On 02/11/2016 04:40 AM, Alex Bennée wrote:
OK I think this version is a lot cleaner:
void qemu_set_dfilter_ranges(const char *filter_spec)
{
gchar **ranges = g_strsplit(filter_spec, ",", 0);
if (ranges) {
gchar **next = ranges;
gchar *r = *next++;
debug_regions = g_array_sized_new(FALSE, FALSE,
sizeof(Range),
g_strv_length(ranges));
while (r) {
gchar *range_op = g_strstr_len(r, -1, "-");
gchar *r2 = range_op ? range_op + 1 : NULL;
if (!range_op) {
range_op = g_strstr_len(r, -1, "+");
r2 = range_op ? range_op + 1 : NULL;
}
if (!range_op) {
range_op = g_strstr_len(r, -1, "..");
r2 = range_op ? range_op + 2 : NULL;
}
I guess I'll quit quibbling about silly glib functions. But really, with the
-1 argument, you gain nothing except obfuscation over using the standard C library.
if (range_op) {
struct Range range;
int err;
const char *e = NULL;
err = qemu_strtoull(r, &e, 0, &range.begin);
g_assert(e == range_op);
switch (*range_op) {
case '+':
{
unsigned long len;
err |= qemu_strtoull(r2, NULL, 0, &len);
You can't or errno's together and then...

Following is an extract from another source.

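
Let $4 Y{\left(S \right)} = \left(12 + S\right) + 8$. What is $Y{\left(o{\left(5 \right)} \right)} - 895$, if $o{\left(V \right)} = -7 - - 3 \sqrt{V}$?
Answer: $- \frac{3567}{4} + \frac{3 \sqrt{5}}{4} \approx -890.07$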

g_error("Failed to parse range in: %s, %d", r, err);
... expect to get anything meaningful out of them.
+ case '+':
+ {
+ unsigned long len;
+ err |= qemu_strtoul(range_val, NULL, 0, &len);
+ range.end = range.begin + len;
+ break;
+ }
+ case '-':
+ {
+ unsigned long len;
+ err |= qemu_strtoul(range_val, NULL, 0, &len);
+ range.end = range.begin;
+ range.begin = range.end - len;
+ break;
+ }
Both of these have off-by-one bugs, since end is inclusive.
Sorry I don't quite follow, do you mean the position of range_val (now
r2) or the final value of range.end?
Final value of range.end. In that
0x1000..0x1000
and
0x1000+1
should both produce a range that covers a single byte at 0x1000.